One-time programmable memory component

A polyfuse is a one-time-programmable memory component used in semiconductor circuits for storing unique data like chip identification numbers or memory repair data, but more usually small to medium volume production of read only memory devices or microcontroller chips. They were also used as to permit programming of programmable array logic. The use of fuses allowed the device to be programmed electrically some time after it was manufactured and sealed into its packaging. Earlier fuses had to be blown using a laser at the time memory was manufactured. Polyfuses were developed to replace the earlier nickel-chromium (ni-chrome) fuses. Because ni-chrome contains nickel, the ni-chrome fuse, once blown had a tendency to grow back and render the memory unusable.

==History==
The first polyfuses consisted of a polysilicon line, which was programmed by applying a high (10V-15V) voltage across the device. The resultant current physically alters the device and increases its electrical resistance. This change in resistance can be detected and registered as a logical zero. An unprogrammed polyfuse would be registered as a logical one.
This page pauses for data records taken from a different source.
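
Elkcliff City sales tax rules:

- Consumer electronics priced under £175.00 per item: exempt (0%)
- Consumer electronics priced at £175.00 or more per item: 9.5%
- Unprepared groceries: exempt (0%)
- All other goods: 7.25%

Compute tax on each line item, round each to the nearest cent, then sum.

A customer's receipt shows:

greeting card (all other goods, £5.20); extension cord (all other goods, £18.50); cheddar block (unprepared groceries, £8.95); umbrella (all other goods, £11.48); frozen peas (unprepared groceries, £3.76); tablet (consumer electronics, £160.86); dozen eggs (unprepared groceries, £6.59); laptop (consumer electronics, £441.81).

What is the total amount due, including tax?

£701.67

Greeting card £5.20: all other goods → 7.25% → £0.38
Extension cord £18.50: all other goods → 7.25% → £1.34
Cheddar block £8.95: unprepared groceries → 0% → £0.00
Umbrella £11.48: all other goods → 7.25% → £0.83
Frozen peas £3.76: unprepared groceries → 0% → £0.00
Tablet £160.86: consumer electronics, under £175.00 → 0% → £0.00
Dozen eggs £6.59: unprepared groceries → 0% → £0.00
Laptop £441.81: consumer electronics, £175.00 or more → 9.5% → £41.97
Subtotal = £657.15; tax = £44.52; total due = £701.67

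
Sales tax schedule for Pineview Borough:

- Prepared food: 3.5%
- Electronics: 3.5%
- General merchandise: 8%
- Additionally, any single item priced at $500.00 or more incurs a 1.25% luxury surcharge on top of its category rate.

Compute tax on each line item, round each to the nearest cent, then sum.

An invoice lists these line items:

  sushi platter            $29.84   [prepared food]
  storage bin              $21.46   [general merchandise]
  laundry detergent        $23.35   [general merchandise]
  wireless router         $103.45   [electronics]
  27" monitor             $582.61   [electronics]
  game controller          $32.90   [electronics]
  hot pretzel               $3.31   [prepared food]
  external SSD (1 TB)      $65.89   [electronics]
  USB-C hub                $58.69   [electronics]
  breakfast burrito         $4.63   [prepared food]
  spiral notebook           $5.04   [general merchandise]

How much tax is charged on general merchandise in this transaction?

$3.99

Storage bin $21.46: general merchandise → 8% → $1.72
Laundry detergent $23.35: general merchandise → 8% → $1.87
Spiral notebook $5.04: general merchandise → 8% → $0.40
Tax on general merchandise = $1.72 + $1.87 + $0.40 = $3.99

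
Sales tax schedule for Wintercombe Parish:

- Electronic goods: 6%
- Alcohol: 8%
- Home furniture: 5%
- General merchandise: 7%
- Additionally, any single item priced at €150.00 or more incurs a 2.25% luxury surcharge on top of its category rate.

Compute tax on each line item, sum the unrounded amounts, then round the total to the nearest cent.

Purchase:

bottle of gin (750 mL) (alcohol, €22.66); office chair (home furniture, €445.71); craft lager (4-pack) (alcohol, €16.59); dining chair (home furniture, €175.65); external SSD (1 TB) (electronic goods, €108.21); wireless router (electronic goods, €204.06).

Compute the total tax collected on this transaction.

Bottle of gin (750 mL) €22.66: alcohol → 8% → €1.8128
Office chair €445.71: home furniture → 5% + 2.25% surcharge = 7.25% → €32.313975
Craft lager (4-pack) €16.59: alcohol → 8% → €1.3272
Dining chair €175.65: home furniture → 5% + 2.25% surcharge = 7.25% → €12.734625
External SSD (1 TB) €108.21: electronic goods → 6% → €6.4926
Wireless router €204.06: electronic goods → 6% + 2.25% surcharge = 8.25% → €16.83495
Unrounded tax sum = €71.51615 → €71.52

€71.52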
These early devices had severe drawbacks like a high programming voltage and unreliability of the programmed devices.

==Modern polyfuses==
Modern polyfuses consist of a silicided polysilicon line, which is also programmed by applying a voltage across the device. Again, the resultant current permanently alters the resistance. The silicide layer covering the polysilicon line reduces its resistance (before programming), allowing the use of much lower programming voltages (1.8V–3.3V). Polyfuses have been shown to reliably store programmed data and can be programmed at high speed. Programming speeds of 100ns have been reported.